Marriage was her daughter’s choice but she herself would welcome a wealthy suitor, she said.
“Many families have no choice… When a wealthy Nigerian comes offering millions [in local currency], they will let them marry, even if they are young,” Amina added.
One, they’re merchandise, and two, they have no other value, because they don’t go to school. They’re sold as fuck toys, or they’re a drain on resources. There’s no third option.
Aysha, which is not her real name, was married at 13 to a businessman from the northern Nigerian city of Kano.
“I didn’t think it was about marrying someone I would be happy with,” she said, “but I was very young and I didn’t have anybody to whom I could go for advice.”
Far from her family, Aysha found herself imprisoned in her new husband’s home.
“He was always trying to make it clear that it was as if he had bought me, that it was not because I wanted him but because he had bought me,” she told the BBC.
Aysha recalled that after about 10 days, he came and locked her in the bedroom.
“He mistreated me at home… One day he locked me in the bedroom… It is as if he raped me,” she said.
The teenager later managed to escape with the help of her brother – and is now 21 and studying to be a nurse.
But she’s the exception.
At the Dimol Clinic in Niger’s capital, Niamey, there were girls who had been married as young as 12.
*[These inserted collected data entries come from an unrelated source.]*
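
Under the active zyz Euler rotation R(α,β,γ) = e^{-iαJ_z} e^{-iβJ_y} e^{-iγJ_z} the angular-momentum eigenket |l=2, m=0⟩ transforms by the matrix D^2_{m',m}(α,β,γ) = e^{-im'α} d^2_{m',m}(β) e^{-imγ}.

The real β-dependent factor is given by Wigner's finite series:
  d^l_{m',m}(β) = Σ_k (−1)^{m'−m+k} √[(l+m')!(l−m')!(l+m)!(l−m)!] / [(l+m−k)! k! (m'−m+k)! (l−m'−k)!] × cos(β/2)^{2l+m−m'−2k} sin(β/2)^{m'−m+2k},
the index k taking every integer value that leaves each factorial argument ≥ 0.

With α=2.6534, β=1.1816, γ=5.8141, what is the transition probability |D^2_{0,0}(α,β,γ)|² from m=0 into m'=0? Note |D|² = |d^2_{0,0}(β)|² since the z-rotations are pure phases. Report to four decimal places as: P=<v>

Split into d^2_{0,0}(β=1.1816) × two z-phases.
Half-angle: c=0.830495, s=0.557026. N=√(2·2·2·2)=4.000000
Admissible k: 0..2 (factorial args all ≥0)
  k=0: (−1)^0·4.0000/(4)·0.8305^4·0.5570^0 = +0.475717
  k=1: (−1)^1·4.0000/(1)·0.8305^2·0.5570^2 = -0.856022
  k=2: (−1)^2·4.0000/(4)·0.8305^0·0.5570^4 = +0.096272
d^2_{0,0}(1.1816) = +0.475717 -0.856022 +0.096272 = -0.284032
|D^2_{0,0}|² = |d^2_{0,0}(β)|² = (-0.284032)² = 0.080674 (the z-rotation phases have unit modulus)

P=0.0807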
Dimol means “dignity” in the Hausa language and the clinic treats girls and woman for fistula – a gynaecological condition often occurring in girls giving birth before they are physically mature. It can lead to severe infection and incontinence.
The clinic director is Salamatou Traore, a straight-talking symbol of African dynamism, who blames poverty and the lack of education for much of the problem.
“Getting change is very difficult and it is very costly – it is not easy, because most of the population is illiterate,” she said.
“They don’t go to school and they don’t allow the girls to go school. Change is difficult.”
And now, surprisingly for the BBC, religion gets a share of the blame.
While the marriage of young girls is a social norm here, it is also given explicit backing by religious leaders.
When the government tried to introduce laws to give more protection to girls, it faced strong opposition from prominent clerics in this overwhelmingly Muslim country.
At a Koranic school in Agadez, Sheikh Abbas Yahaya told the BBC that marriage should depend on the physical maturity of the couple.
“It depends on the body of the girl and the man’s body,” he said.
“If the two are mature the marriage can be OK also, because in Islamic religion even at age nine years, if the girl is in the right condition she can be able to get married.”
What the BBC did not do, which I wish it had, is pause over that “even at age nine years” and ask why nine. We all know why nine, and I wish the Beeb had nudged its audience into noticing why nine.